Spend! Spend! Spend!
That tired old mantra is repeated again by the experts at UCLA, who issue the quarterly Anderson Forecast (AF) on the economy.
Personal spending bought us part of this problem and more personal spending isn’t going to buy us out of it.
Not since Pres. Jimmy Carter has anyone said Save! Save! Save! And only a few far-sighted people have dared say Bring Back Manufacturing!
In a gloom and doom report authored by senior AF economist Jerry Nickelsburg, said when the financial crisis broke in September consumers went on a “reflexive reduction in spending.”

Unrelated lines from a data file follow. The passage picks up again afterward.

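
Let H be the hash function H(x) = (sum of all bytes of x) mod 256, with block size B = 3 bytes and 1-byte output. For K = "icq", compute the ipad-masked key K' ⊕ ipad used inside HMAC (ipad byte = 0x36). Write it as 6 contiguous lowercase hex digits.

Key "icq" = 69 63 71 is exactly B = 3 bytes: K' = 69 63 71.
XOR each byte with 0x36: 69⊕36=5f, 63⊕36=55, 71⊕36=47.

5f5547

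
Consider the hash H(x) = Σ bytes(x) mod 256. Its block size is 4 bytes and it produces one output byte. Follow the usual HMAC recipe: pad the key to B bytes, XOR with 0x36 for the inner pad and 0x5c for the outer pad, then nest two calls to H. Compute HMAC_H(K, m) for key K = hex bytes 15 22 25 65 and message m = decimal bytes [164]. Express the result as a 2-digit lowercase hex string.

ba

Key hex bytes 15 22 25 65 is exactly B = 4 bytes: K' = 15 22 25 65.
K' ⊕ ipad = 23 14 13 53.  K' ⊕ opad = 49 7e 79 39.
Inner input = (K'⊕ipad) ∥ m = 23 14 13 53 ∥ a4.
Inner hash: sum = 35+20+19+83+164 = 321; mod 256 = 65 → 41.
Outer input = (K'⊕opad) ∥ inner = 49 7e 79 39 ∥ 41.
Outer hash (tag): sum = 73+126+121+57+65 = 442; mod 256 = 186 → ba.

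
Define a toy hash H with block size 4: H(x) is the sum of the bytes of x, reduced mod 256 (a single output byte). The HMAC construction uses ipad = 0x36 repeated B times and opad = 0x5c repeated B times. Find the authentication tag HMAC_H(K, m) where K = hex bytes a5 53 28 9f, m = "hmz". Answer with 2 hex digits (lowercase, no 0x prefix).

4d

Key hex bytes a5 53 28 9f is exactly B = 4 bytes: K' = a5 53 28 9f.
K' ⊕ ipad = 93 65 1e a9.  K' ⊕ opad = f9 0f 74 c3.
Inner input = (K'⊕ipad) ∥ m = 93 65 1e a9 ∥ 68 6d 7a.
Inner hash: sum = 147+101+30+169+104+109+122 = 782; mod 256 = 14 → 0e.
Outer input = (K'⊕opad) ∥ inner = f9 0f 74 c3 ∥ 0e.
Outer hash (tag): sum = 249+15+116+195+14 = 589; mod 256 = 77 → 4d.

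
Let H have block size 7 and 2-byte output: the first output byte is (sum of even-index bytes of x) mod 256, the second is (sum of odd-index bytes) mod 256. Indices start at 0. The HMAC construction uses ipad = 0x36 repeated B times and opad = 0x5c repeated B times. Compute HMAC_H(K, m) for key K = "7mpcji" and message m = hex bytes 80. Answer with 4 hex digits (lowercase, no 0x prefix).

b87e

Key "7mpcji" = 37 6d 70 63 6a 69 is 6 bytes ≤ B = 7; zero-pad to 7 bytes: K' = 37 6d 70 63 6a 69 00.
K' ⊕ ipad = 01 5b 46 55 5c 5f 36.  K' ⊕ opad = 6b 31 2c 3f 36 35 5c.
Inner input = (K'⊕ipad) ∥ m = 01 5b 46 55 5c 5f 36 ∥ 80.
Inner hash: even-index sum = 217 mod 256 = 217; odd-index sum = 399 mod 256 = 143 → d9 8f.
Outer input = (K'⊕opad) ∥ inner = 6b 31 2c 3f 36 35 5c ∥ d9 8f.
Outer hash (tag): even-index sum = 440 mod 256 = 184; odd-index sum = 382 mod 256 = 126 → b8 7e.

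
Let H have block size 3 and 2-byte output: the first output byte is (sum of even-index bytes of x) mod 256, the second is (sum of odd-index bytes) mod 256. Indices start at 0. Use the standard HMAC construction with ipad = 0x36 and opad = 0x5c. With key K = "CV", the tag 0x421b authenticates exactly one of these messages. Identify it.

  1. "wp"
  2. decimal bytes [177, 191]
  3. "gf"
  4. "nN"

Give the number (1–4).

3

Key "CV" = 43 56 is 2 bytes ≤ B = 3; zero-pad to 3 bytes: K' = 43 56 00.
K' ⊕ ipad = 75 60 36; K' ⊕ opad = 1f 0a 5c.
m1: inner = H(75 60 36 77 70) = 1b d7; tag = H(1f 0a 5c 1b d7) = 5225
m2: inner = H(75 60 36 b1 bf) = 6a 11; tag = H(1f 0a 5c 6a 11) = 8c74
m3: inner = H(75 60 36 67 66) = 11 c7; tag = H(1f 0a 5c 11 c7) = 421b ← matches
m4: inner = H(75 60 36 6e 4e) = f9 ce; tag = H(1f 0a 5c f9 ce) = 4903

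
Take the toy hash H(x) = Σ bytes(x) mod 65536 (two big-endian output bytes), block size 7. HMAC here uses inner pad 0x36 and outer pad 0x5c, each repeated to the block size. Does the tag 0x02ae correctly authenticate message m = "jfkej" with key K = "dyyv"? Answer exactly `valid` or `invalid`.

invalid

Key "dyyv" = 64 79 79 76 is 4 bytes ≤ B = 7; zero-pad to 7 bytes: K' = 64 79 79 76 00 00 00.
K' ⊕ ipad = 52 4f 4f 40 36 36 36; K' ⊕ opad = 38 25 25 2a 5c 5c 5c.
Inner hash: sum = 82+79+79+64+54+54+54+106+102+107+101+106 = 988 → 03 dc.
Outer hash (recomputed tag): sum = 56+37+37+42+92+92+92+3+220 = 671 → 02 9f.
Recomputed tag = 029f; claimed = 02ae → mismatch.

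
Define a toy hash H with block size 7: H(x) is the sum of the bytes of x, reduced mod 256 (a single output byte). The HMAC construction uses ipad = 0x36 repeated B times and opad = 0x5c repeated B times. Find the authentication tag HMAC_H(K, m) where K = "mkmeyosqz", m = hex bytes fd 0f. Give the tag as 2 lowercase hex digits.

ea

Key "mkmeyosqz" = 6d 6b 6d 65 79 6f 73 71 7a is 9 bytes > B = 7, so hash it first: H(key) = f0, then zero-pad to 7 bytes: K' = f0 00 00 00 00 00 00.
K' ⊕ ipad = c6 36 36 36 36 36 36.  K' ⊕ opad = ac 5c 5c 5c 5c 5c 5c.
Inner input = (K'⊕ipad) ∥ m = c6 36 36 36 36 36 36 ∥ fd 0f.
Inner hash: sum = 198+54+54+54+54+54+54+253+15 = 790; mod 256 = 22 → 16.
Outer input = (K'⊕opad) ∥ inner = ac 5c 5c 5c 5c 5c 5c ∥ 16.
Outer hash (tag): sum = 172+92+92+92+92+92+92+22 = 746; mod 256 = 234 → ea.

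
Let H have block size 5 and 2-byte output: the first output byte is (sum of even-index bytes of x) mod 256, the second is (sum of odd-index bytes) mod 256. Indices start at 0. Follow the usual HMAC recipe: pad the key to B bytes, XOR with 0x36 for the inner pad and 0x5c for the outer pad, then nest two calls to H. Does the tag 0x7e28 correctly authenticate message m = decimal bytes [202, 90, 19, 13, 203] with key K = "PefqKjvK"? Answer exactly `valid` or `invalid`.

invalid

Key "PefqKjvK" = 50 65 66 71 4b 6a 76 4b is 8 bytes > B = 5, so hash it first: H(key) = 77 8b, then zero-pad to 5 bytes: K' = 77 8b 00 00 00.
K' ⊕ ipad = 41 bd 36 36 36; K' ⊕ opad = 2b d7 5c 5c 5c.
Inner hash: even-index sum = 276 mod 256 = 20; odd-index sum = 667 mod 256 = 155 → 14 9b.
Outer hash (recomputed tag): even-index sum = 382 mod 256 = 126; odd-index sum = 327 mod 256 = 71 → 7e 47.
Recomputed tag = 7e47; claimed = 7e28 → mismatch.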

Duh! When you see everyone around you losing his job, and one major industry after another going belly up, your human radar goes up and your spending instincts go down.
They’re wrong; we haven’t gone into panic no-spend mode.
Unlike Congress, which reacted in panic to the mortgage meltdown and threw nearly $100 million dollars at Wall Street with no oversight or accountability (I don’t even lend my kids money without some accountability), we California consumers are being level-headed and wisely assessing our individual situations and pulling back on spending.
In their usual backwards thinking, some congressmen don’t want Detroit bailed out, meaning loss of a jillion a jobs in the auto industry and related businesses, while President-elect Barack Obama is talking about spending billions to create another zillion jobs.
They’re willing to sacrifice hundreds and thousands of jobs in a petty, spiteful attempt to kill off the unions, and at the same time a ton of new jobs will have to be created. That makes so much sense.
David Shulman, a senior economist at the AF, said "Make no mistake, the global economy is in its first synchronized recession since the early 1990s."
Synchronized recession? What’s this? An economic water ballet, and if it’s “synchronized,” we should be told who’s choreographing it so we can string them up by our diminishing assets.
These ivory tower-types want us locals, who are in fear of losing our jobs and homes to spend California out of its recession.
Spend. Yeah, right! Since we’re never, ever encourage to save, no one has anything for a rainy day, and it’s pouring out there.
Spend. That’s their answer to everything. Get dive bombed to death on 9/11 and -- in a time when every American was dying to do something constructive to help -- George Bush’s brilliant idea was for us to spend … to go shopping as if nothing had happened.